1. Technical Field
The present invention relates generally to the field of streaming. More specifically, the present invention is related to analyzing streaming data in packetized form.
2. Background Information
Many electronic networks such as local area networks (LANs), metropolitan area networks (MANs), and wide area networks (WANs) are increasingly being used to transport streaming media whose real-time data transport requirements exhibit high sensitivity to data loss and delivery time distortion. The technical literature is replete with various schemes to implement Quality of Service (QOS) on such networks to address the requirements of streaming media, especially when intermixed with conventional, time-insensitive, guaranteed delivery protocol stack data traffic. Furthermore, for efficiency reasons, the streaming media transport often uses a non-guaranteed delivery upper layer protocol stack such as UDP/IP making recovery of data in the presence of packet loss difficult. Regardless of whether QOS-enabled or non-QOS-enabled networks are employed, it is necessary to monitor the behavior of packet loss, delivery time distortion, and other real-time parameters of the network to assure satisfactory quality streaming media delivery.
There exists a variety of defined Management Information Bases (MIBs) which include definitions for a number of network parameters such as packet loss, inter-arrival times, errors, percentage of network utilization, etc., whose purpose is to indicate to a network manager the general operating conditions of the network. Such traditional forms of monitoring network behavior cannot easily indicate the effects that network performance has on a single or a group of individual streaming media streams. Data gathering from MIBs operating across a range of network layers combined with a highly skilled and experienced practitioner would be required to simply determine the jitter imposed on a single MPEG video stream, for instance, and would only be possible by post-processing data gathered while the network was in operation. Determining the cause of a fault in a streaming media stream may be possible through such analysis but lacks the real-time indication of a network fault that is required to maintain high-quality networks such as for video or audio delivery. It also does not address the need to monitor large numbers of streams in real-time such as streams of Video-on-Demand (VoD) networks using less technically skilled operations personnel, as would be necessary to enable implementation of continuous cost-effective quality control procedures for widely deployed networks such as for VoD.
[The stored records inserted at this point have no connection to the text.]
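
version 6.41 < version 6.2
False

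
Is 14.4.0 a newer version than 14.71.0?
No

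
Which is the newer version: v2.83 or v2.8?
v2.83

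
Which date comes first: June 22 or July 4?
June 22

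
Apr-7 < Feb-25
False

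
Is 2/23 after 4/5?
No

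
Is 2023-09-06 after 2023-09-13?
No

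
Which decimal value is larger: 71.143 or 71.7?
71.7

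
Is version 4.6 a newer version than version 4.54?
No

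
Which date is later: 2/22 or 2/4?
2/22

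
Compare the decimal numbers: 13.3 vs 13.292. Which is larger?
13.3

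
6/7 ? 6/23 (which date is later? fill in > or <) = <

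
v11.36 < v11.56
True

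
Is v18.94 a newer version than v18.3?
Yes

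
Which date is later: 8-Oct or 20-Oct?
20-Oct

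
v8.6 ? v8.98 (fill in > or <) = <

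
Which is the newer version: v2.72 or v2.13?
v2.72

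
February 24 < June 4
True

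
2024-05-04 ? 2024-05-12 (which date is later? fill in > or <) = <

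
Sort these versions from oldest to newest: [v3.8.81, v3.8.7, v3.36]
[v3.8.7, v3.8.81, v3.36]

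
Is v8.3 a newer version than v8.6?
No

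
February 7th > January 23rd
True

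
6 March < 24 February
False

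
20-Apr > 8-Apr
True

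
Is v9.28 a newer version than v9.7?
Yes. Version numbers are compared segment by segment as integers, not as decimals: minor version 28 > 7, so v9.28 > v9.7 (even though the decimal 9.28 < 9.7).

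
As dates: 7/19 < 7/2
False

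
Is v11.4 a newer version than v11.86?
No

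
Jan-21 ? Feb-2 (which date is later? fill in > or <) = <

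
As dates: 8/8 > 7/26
True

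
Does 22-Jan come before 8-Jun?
Yes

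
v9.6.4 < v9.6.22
True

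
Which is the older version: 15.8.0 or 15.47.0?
15.8.0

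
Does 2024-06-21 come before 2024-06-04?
No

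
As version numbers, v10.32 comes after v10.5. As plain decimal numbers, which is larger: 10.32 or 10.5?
10.5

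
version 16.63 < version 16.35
False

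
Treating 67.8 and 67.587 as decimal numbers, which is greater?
67.8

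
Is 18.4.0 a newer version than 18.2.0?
Yes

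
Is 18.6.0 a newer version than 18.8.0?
No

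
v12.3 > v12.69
False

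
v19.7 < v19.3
False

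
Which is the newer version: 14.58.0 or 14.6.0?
14.58.0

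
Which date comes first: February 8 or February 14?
February 8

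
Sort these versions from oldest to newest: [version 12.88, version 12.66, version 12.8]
[version 12.8, version 12.66, version 12.88]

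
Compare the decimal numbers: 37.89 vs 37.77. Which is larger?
37.89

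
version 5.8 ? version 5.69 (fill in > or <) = <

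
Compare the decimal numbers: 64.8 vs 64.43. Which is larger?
64.8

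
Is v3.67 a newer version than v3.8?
Yes. Version numbers are compared segment by segment as integers, not as decimals: minor version 67 > 8, so v3.67 > v3.8 (even though the decimal 3.67 < 3.8).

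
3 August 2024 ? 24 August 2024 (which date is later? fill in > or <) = <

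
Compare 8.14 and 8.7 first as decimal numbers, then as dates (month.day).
As decimals: 8.14 < 8.7. As dates: 8/14 is later than 8/7 (day 14 > day 7).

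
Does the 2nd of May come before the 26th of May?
Yes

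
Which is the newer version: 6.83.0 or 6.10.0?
6.83.0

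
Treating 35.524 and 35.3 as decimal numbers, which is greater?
35.524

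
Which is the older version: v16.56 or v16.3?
v16.3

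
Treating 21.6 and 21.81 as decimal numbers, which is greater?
21.81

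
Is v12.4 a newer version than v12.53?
No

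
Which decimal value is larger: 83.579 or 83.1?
83.579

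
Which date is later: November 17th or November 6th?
November 17th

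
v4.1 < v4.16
True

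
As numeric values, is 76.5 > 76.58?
False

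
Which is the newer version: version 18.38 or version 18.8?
version 18.38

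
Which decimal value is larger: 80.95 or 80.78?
80.95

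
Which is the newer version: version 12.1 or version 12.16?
version 12.16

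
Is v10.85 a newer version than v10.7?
Yes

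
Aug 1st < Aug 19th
True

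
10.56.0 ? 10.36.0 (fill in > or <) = >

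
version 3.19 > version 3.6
True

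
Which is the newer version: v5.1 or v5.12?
v5.12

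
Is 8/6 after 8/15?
No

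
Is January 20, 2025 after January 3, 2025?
Yes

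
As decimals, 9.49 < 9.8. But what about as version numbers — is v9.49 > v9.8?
True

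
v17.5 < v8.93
False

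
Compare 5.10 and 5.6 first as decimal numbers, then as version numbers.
As decimals: 5.10 < 5.6. As versions: v5.10 > v5.6 (minor version 10 > 6).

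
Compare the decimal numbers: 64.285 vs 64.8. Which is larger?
64.8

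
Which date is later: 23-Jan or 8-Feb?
8-Feb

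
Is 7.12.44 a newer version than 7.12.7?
Yes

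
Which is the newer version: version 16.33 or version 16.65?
version 16.65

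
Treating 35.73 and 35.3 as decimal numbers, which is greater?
35.73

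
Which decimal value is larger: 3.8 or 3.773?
3.8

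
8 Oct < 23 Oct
True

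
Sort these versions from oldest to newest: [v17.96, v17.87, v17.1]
[v17.1, v17.87, v17.96]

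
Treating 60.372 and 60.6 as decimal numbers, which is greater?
60.6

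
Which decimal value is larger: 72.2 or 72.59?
72.59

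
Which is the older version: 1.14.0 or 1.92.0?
1.14.0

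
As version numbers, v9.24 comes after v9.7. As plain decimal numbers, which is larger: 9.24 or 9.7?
9.7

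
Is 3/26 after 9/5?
No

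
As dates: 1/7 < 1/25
True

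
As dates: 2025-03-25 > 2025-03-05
True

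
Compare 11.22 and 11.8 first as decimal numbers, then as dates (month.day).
As decimals: 11.22 < 11.8. As dates: 11/22 is later than 11/8 (day 22 > day 8).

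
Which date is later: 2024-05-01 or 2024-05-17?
2024-05-17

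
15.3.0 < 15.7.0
True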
Histograms are often used in prior art schemes to present the arrival time behavior of packets on a network, but such histograms only represent the aggregate behavior of packets arriving at the measurement node due to the need to combine MIB data from a range of network layers to extract sufficient information to track a particular stream's performance. Traditional histograms define the jitter between any two packets. Streaming media requires more in-depth knowledge, such as the time variation across many packets referred to as the “network jitter growth”. This network jitter growth affects the streaming media quality as experienced by the user due to intermediate buffer overflow/underflow between the media source and its destination.
Network jitter growth of a media stream due to traffic congestion can also be an indicator of an impending fault condition and can thus be used to avoid transport failures rather than simply to react to faults after they occur. Conventional post-processed MIB analysis is inadequate for these purposes as described above.
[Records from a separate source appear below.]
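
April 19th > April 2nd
True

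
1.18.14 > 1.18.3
True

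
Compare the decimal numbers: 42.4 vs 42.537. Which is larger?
42.537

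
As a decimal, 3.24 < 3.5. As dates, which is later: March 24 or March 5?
March 24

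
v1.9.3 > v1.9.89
False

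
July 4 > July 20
False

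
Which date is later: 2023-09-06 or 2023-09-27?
2023-09-27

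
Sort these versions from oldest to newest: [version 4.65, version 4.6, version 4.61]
[version 4.6, version 4.61, version 4.65]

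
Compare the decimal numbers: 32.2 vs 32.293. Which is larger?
32.293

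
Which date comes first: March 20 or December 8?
March 20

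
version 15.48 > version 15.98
False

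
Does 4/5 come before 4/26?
Yes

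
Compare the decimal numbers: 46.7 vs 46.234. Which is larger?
46.7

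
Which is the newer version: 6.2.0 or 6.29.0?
6.29.0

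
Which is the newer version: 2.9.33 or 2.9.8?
2.9.33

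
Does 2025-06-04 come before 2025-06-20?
Yes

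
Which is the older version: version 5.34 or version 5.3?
version 5.3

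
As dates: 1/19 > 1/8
True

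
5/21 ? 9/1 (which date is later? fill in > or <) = <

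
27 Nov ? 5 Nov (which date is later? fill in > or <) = >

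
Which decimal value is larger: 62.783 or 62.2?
62.783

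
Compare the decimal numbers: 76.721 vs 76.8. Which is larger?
76.8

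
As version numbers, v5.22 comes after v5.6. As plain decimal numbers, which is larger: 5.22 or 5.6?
5.6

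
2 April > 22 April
False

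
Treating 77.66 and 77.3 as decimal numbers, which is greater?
77.66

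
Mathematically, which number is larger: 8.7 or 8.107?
8.7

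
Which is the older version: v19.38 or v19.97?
v19.38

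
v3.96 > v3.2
True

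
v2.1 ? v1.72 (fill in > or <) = >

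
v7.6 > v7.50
False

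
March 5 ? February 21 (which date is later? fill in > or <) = >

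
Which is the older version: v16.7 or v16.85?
v16.7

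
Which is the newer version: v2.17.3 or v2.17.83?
v2.17.83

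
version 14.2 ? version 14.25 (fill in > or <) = <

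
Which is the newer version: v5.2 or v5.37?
v5.37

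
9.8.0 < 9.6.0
False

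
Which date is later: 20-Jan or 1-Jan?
20-Jan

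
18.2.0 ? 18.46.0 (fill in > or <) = <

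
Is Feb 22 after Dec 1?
No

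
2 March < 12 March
True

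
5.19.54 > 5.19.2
True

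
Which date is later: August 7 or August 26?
August 26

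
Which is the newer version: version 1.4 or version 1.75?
version 1.75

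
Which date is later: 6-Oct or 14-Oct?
14-Oct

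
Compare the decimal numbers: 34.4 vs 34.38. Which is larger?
34.4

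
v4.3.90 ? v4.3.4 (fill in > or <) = >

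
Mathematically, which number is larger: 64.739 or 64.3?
64.739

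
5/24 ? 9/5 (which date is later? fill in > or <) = <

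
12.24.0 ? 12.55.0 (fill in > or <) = <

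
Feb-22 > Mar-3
False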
The concept of regulating stream flow in a network based on the leaky bucket paradigm describes a methodology that might be used to prevent intermediate buffer overflow and packet jitter by regulating the outflow of data based on a set of parameters configured to optimize a particular flow. This does not address the need to analyze and continuously monitor multiple streams as is required during the installation and operation of networks carrying streaming media, especially for those enterprises whose revenue is derived from the high quality delivery of streaming media, such as broadcast and cable television entities.
A common prior art scheme used to effectively monitor multiple video streams is to decode each stream's MPEG content (for the video example) and display the streams on a large group of television screens. Monitoring personnel then watch the screens looking for any anomalous indications and take appropriate corrective action. This is a highly subjective and error prone process, as there is a possibility that a transient fault might be missed. This is also a reactive process, as corrective action can only be taken after a fault has occurred. Furthermore, this is also an expensive process in terms of both equipment and personnel costs. It also provides little or no indications of the root cause of the fault, thus adding to the time required for implementing corrective action. This approach also does not easily scale to modern video delivery systems based upon emerging, cost-effective high-bandwidth, networks intended to transport thousands of independent video streams simultaneously. In addition, this approach cannot pinpoint the location of the fault. To do so, the personnel and equipment must be replicated at multiple points in the distribution network, greatly increasing the cost. For this to be effective, the personnel must monitor the same stream at exactly the same time for comparison.
Many types of network delivery impairments are transient in nature affecting a limited number of packets during a period of momentary traffic congestion, for example. Such impairments or impairment patterns can be missed using traditional monitoring personnel watching video monitors. By not recognizing possible repeating impairment patterns, faults can exist for much longer periods because after the fault has passed, there is no residual trace information available for analysis. The longer a fault persists, the worse the customer satisfaction levels, and the greater the potential for lost revenues.
Whatever the precise merits, features, and advantages of the above-mentioned prior art schemes, they fail to achieve or fulfill the purposes of the present invention.